Delving into Joseph Nacchio and Qwest’s story reveals a company with close ties to the White House — ties that appear to have been temporarily severed when, according to Nacchio and his legal team at Qwest, the company refused to participate in the government’s data-mining program — making it the only big telecommunications company that didn’t take part. Nacchio claims that secret government contracts he was expecting were never delivered after his refusal to participate in the National Security Agency program, resulting in skewed profit claims.

While currently under new leadership, wooing back government contracts, and finally turning a profit, Qwest will have to struggle to maintain a competitive edge in an industry of telecommunications giants.
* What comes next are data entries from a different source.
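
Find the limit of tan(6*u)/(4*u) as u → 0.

Substitution gives 0/0.
Since tan(θ)/θ → 1 as θ → 0, tan(6u)/(6u) → 1 and the limit is 6/4 = 3/2.

3/2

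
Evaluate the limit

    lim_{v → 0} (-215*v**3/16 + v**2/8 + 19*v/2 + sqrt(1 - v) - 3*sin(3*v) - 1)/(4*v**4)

Substitution gives 0/0 (the numerator vanishes to order 4).
Expand each term to order v^4: the coefficient of v^4 in -3·sin(3v) is 0 and in √(1 - v) is -5/128.
Lower-order terms cancel with the polynomial part, so the numerator is (-5/128)·v^4 + o(v^4), and the limit is (-5/128)/(4) = -5/512.

-5/512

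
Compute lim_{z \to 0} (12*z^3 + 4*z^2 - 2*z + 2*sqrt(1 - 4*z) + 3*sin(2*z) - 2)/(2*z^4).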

These giants have received favorable treatment from the Department of Justice and the Federal Communications Commission. Parallel to this success have come news reports that these ever-merging entities — notably AT&T, BellSouth and Verizon — are participating in domestic data-mining programs.

In an amoebic dance, SBC, AT&T, Bell South, Cingular, MCI and Verizon have all coupled and re-coupled, forming a terrain redolent of the days of Ma Bell. Comedian Stephen Colbert, with deadpan delivery, traced the acrobatics in his January 2007 TV primer explaining why Cingular changed its name to AT&T:

As you no doubt remember, Cingular was co-owned by BellSouth and SBC, which had been Southwestern Bell and Ameritech, which before that had been Illinois Bell, Wisconsin Bell, Michigan Bell, Ohio Bell, and Indiana Bell. … A couple of years ago Cingular bought AT&T Wireless and renamed it Cingular, but then SBC bought AT&T and changed its own name to AT&T. Then that new AT&T bought BellSouth, changing its name to AT&T, making it only logical to change Cingular into AT&T.
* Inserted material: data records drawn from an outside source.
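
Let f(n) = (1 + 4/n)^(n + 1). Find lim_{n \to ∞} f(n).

Let L be the limit and take ln: ln L = lim (n + 1)·ln(1 + 4/n) = lim (n + 1)·(4/n + O(1/n²)) = 4.
Hence L = e^(4).

e^(4)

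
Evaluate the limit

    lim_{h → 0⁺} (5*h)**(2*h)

1

Base → 0⁺ and exponent → 0⁺: a 0^0 form.
Take logs: 2h·ln(5h). This is 0·(−∞); rewriting as ln(5h)/(1/(2h)) and applying L'Hôpital gives 0.
Hence the limit is e^0 = 1.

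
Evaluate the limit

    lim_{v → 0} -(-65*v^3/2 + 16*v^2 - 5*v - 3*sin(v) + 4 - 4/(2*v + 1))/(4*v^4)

Substitution gives 0/0; apply L'Hôpital's rule 4 times.
After differentiating numerator and denominator 4 times the quotient is (-3*sin(v) - 1536/(2*v + 1)^5)/(-96); at v = 0 this is 16.

16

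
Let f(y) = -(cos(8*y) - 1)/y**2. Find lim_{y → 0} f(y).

Direct substitution gives 0/0.
Apply L'Hôpital: lim (-8*sin(8*y))/(-2*y), still 0/0.
After 2 applications of L'Hôpital's rule the quotient is (-64*cos(8*y))/(-2); substituting y = 0 gives 32.

32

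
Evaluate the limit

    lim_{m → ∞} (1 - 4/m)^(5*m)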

These mergers are even more conspicuous due to the number that have been approved in just the past three years. 2005 alone saw enough mergers to leave Americans with only two major telecommunications companies: Verizon and AT&T. Colbert cites the most recent and highly contested AT&T/BellSouth merger that combined the country’s two largest telecommunications companies. Despite the massive scope of the merger, when the Department of Justice conducted its regulatory analysis it concluded that there were no major antitrust issues.
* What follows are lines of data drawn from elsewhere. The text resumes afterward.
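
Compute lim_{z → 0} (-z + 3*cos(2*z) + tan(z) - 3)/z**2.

Substitution gives 0/0 (the numerator vanishes to order 2).
Expand each term to order z^2: the coefficient of z^2 in tan(z) is 0 and in 3·cos(2z) is -6.
Lower-order terms cancel with the polynomial part, so the numerator is (-6)·z^2 + o(z^2), and the limit is (-6)/(1) = -6.

-6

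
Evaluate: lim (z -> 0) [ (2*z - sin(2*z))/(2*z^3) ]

2/3

Direct substitution gives 0/0.
Apply L'Hôpital: lim (2 - 2*cos(2*z))/(6*z^2), still 0/0.
Apply L'Hôpital: lim (4*sin(2*z))/(12*z), still 0/0.
After 3 applications of L'Hôpital's rule the quotient is (8*cos(2*z))/(12); substituting z = 0 gives 2/3.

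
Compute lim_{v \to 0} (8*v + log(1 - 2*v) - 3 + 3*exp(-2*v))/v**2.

4

Substitution gives 0/0 (the numerator vanishes to order 2).
Expand each term to order v^2: the coefficient of v^2 in 3·e^(-2v) is 6 and in ln(1 - 2v) is -2.
Lower-order terms cancel with the polynomial part, so the numerator is (4)·v^2 + o(v^2), and the limit is (4)/(1) = 4.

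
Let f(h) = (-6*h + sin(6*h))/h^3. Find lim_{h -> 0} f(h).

-36

Direct substitution gives 0/0.
Apply L'Hôpital: lim (6*cos(6*h) - 6)/(3*h^2), still 0/0.
Apply L'Hôpital: lim (-36*sin(6*h))/(6*h), still 0/0.
After 3 applications of L'Hôpital's rule the quotient is (-216*cos(6*h))/(6); substituting h = 0 gives -36.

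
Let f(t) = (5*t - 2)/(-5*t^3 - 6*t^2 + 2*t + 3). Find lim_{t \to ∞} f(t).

0

The denominator has degree 3 and the numerator degree 1. Dividing numerator and denominator by t^3 sends every term to 0 except the leading denominator term, so the limit is 0.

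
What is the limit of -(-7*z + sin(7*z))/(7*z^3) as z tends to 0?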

In contrast to companies such as AT&T, BellSouth and Verizon, Qwest has encountered significant roadblocks in its expansion efforts, causing telecommunications experts to ask pointed questions about differing treatment from the Department of Justice, the FCC and the SEC. Specifically: Is there government retribution? The question gains clout in light of the recent U.S. attorney scandal and the selective prosecution that the Bush administration has been practicing.

The ties between the telecommunications industry and the White House have grown even deeper since the Sept. 11 attacks, making it impossible to understand data mining or the telecommunications industry without exploring this relationship.